Retirement Interest-Only (RIO) mortgage

September 28, 2020

Enable’s experienced IFAs in Bishop’s Stortford are always looking for ways to help with mortgages. In these Covid-19 times, many have started to think differently about retirement. And if you’re approaching retirement and still have an interest-only mortgage you’re not sure how you’ll pay off. Perhaps you should look at taking out an interest-only retirement (RIO) mortgage. 

A RIO is another possible alternative to equity release that offers a way to clear your current mortgage debt without needing to downsize. The way a RIO mortgage works in a similar to traditional interest-only deals. RIO mortgages allow homeowners to remortgage their existing loan under similar terms to their current arrangement, meaning they only need to repay the interest for the term of the loan. If you are already drawing a pension and needing to still pay off your mortgage this can make things more achievable.

Since such loans have been more available the regulator has started to relaxed the rules.
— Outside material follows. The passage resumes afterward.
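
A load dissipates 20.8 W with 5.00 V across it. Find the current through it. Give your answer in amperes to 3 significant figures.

The two known quantities fix the third via I = P / V.
I = 20.8 / 5.00 = 4.160 A

4.16 A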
They even separated RIO mortgages from equity release in 2018 and widened the appeal of such loans in the process. Many big-name lenders now offer these retirement mortgages, giving peace of mind to those who would prefer to borrow from a high street bank, building society or mutual.

If you want some help working out the pros and cons of any mortgage agreement Enable’s IFAs are happy to help you look at the details. With and RIO your monthly repayments are normally cheaper than with alternative repayment mortgages. And a big concern for many, you can stay in your home with the property being sold after you die. Some deals include the ability to repay some capital too, enabling you to leave an inheritance to loved ones.

This type of mortgage removes the worry of repaying the capital sum owed in retirement.